People will rely on target maths can make sure their operations are not constant-folded. We should encourage more work in this area though!
— Weakly Favor
I like P0533, however, sqrt should also be constexpr. It deserves special treatment because the IEEE standard gives it special treatment: it is the only operation, other than arithmetic operators and std::fma, required to be exact (see IEEE 754-2008, sec 5.4.1). ("Exact" meaning that its error is less than 0.5 ulp)
— Strongly Favor
Not totally convinced this is the best strategy, but I don’t have a better suggestion.
— Neutral
The motivation is there, but I’m uncomfortable building more on top of the shaky foundation of constexpr floating point. We need a paper and plenary approval on which things WG21 wants out of constexpr floating point. Do we want compile time and runtime to produce the same results (this would be hard). Do we want the same source to result in the same compile time results across multiple implementations (i.e. do we want compile time calculations portable)? Do we want always-precise results out of compile time calculations? We don’t have a uniform answer here, and until we do, I can’t be in favor of the proposal.
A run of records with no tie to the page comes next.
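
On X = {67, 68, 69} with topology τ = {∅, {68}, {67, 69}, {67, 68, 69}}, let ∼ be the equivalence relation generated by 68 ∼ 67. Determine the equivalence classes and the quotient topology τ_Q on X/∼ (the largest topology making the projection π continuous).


X/∼ = {[67=68], [69]}; |τ_Q| = 2.

Equivalence classes: [67=68], [69].
Quotient map π: X → X/∼ sends 67 ↦ [67=68], 68 ↦ [67=68], 69 ↦ [69].
For each subset V ⊆ X/∼, compute π^{-1}(V) ⊆ X and check whether π^{-1}(V) ∈ τ. V is open in τ_Q iff π^{-1}(V) ∈ τ.
  V = {}: π^{-1}(V) = ∅ ∈ τ ✓.
  V = {[67=68]}: π^{-1}(V) = {67, 68} ∉ τ ✗.
  V = {[69]}: π^{-1}(V) = {69} ∉ τ ✗.
  V = {[67=68], [69]}: π^{-1}(V) = {67, 68, 69} ∈ τ ✓.
Open sets in the quotient: τ_Q = {{}, {[67=68], [69]}} (2 elements).


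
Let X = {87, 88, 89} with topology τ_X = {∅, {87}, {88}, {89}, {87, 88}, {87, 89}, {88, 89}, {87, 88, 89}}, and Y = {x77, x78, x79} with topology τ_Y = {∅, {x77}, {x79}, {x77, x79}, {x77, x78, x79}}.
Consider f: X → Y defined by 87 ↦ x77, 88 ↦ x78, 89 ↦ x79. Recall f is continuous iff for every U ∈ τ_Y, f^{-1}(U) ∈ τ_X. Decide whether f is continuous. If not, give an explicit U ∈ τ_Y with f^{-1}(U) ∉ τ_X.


f IS continuous.

Compute f^{-1}(U) for each U ∈ τ_Y:
  U = ∅: f^{-1}(U) = ∅ ∈ τ_X ✓.
  U = {x77}: f^{-1}(U) = {87} ∈ τ_X ✓.
  U = {x79}: f^{-1}(U) = {89} ∈ τ_X ✓.
  U = {x77, x79}: f^{-1}(U) = {87, 89} ∈ τ_X ✓.
  U = {x77, x78, x79}: f^{-1}(U) = {87, 88, 89} ∈ τ_X ✓.
Every preimage lies in τ_X, so f IS continuous.


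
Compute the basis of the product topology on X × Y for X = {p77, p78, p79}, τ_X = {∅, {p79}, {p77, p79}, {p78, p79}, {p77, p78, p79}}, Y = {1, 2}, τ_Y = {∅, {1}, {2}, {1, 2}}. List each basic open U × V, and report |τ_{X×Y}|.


Basis B = {∅ × ∅, {p79} × {1}, {p79} × {2}, {p77, p79} × {1}, {p77, p79} × {2}, {p78, p79} × {1}, {p78, p79} × {2}, {p79} × {1, 2}, {p77, p78, p79} × {1}, {p77, p78, p79} × {2}, {p77, p79} × {1, 2}, {p78, p79} × {1, 2}, {p77, p78, p79} × {1, 2}}; |τ_{X×Y}| = 25.

Enumerate products U × V with U ∈ τ_X, V ∈ τ_Y (deduplicated):
  ∅ × ∅ = {} (∅)
  {p79} × {1} = {(p79,1)}
  {p79} × {2} = {(p79,2)}
  {p77, p79} × {1} = {(p77,1), (p79,1)}
  {p77, p79} × {2} = {(p77,2), (p79,2)}
  {p78, p79} × {1} = {(p78,1), (p79,1)}
  {p78, p79} × {2} = {(p78,2), (p79,2)}
  {p79} × {1, 2} = {(p79,1), (p79,2)}
  {p77, p78, p79} × {1} = {(p77,1), (p78,1), (p79,1)}
  {p77, p78, p79} × {2} = {(p77,2), (p78,2), (p79,2)}
  {p77, p79} × {1, 2} = {(p77,1), (p77,2), (p79,1), (p79,2)}
  {p78, p79} × {1, 2} = {(p78,1), (p78,2), (p79,1), (p79,2)}
  {p77, p78, p79} × {1, 2} = {(p77,1), (p77,2), (p78,1), (p78,2), (p79,1), (p79,2)}
These 13 distinct sets form the basis B.
Close under arbitrary unions to get τ_{X×Y}; counting gives |τ_{X×Y}| = 25.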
I’m also not thrilled with the implementation experience on this proposal. Something besides GCCs constant folding implementation really ought to be provided. The existence of builtins isn’t sufficient.
— Weakly Against
3.5. Poll 5: [P2273R2] Making unique_ptr
constexpr
P2273’s intro says it all: without P2273, using new or delete in a constexpr-context would force us back to a pre-c++11 memory-management era.
— Strongly Favor
There seems to be no reason not to do this anymore (I’ve faced a situation where this would have been useful just last week and was surprised it did not work as I expected it to).
— Strongly Favor
It continues to be a goal to make compile-time programming as similar as possible to runtime programming, to allow as much code as possible to be shared between the two environments. There is no reason to encourage the use of undesirable constructs like manual memory management by making the preferred replacements unavailable during constant evaluation.
— Weakly Favor
This seems a straightforward change enabling some use cases; but the paper itself does appear to lack strong motivation so I only weakly support it.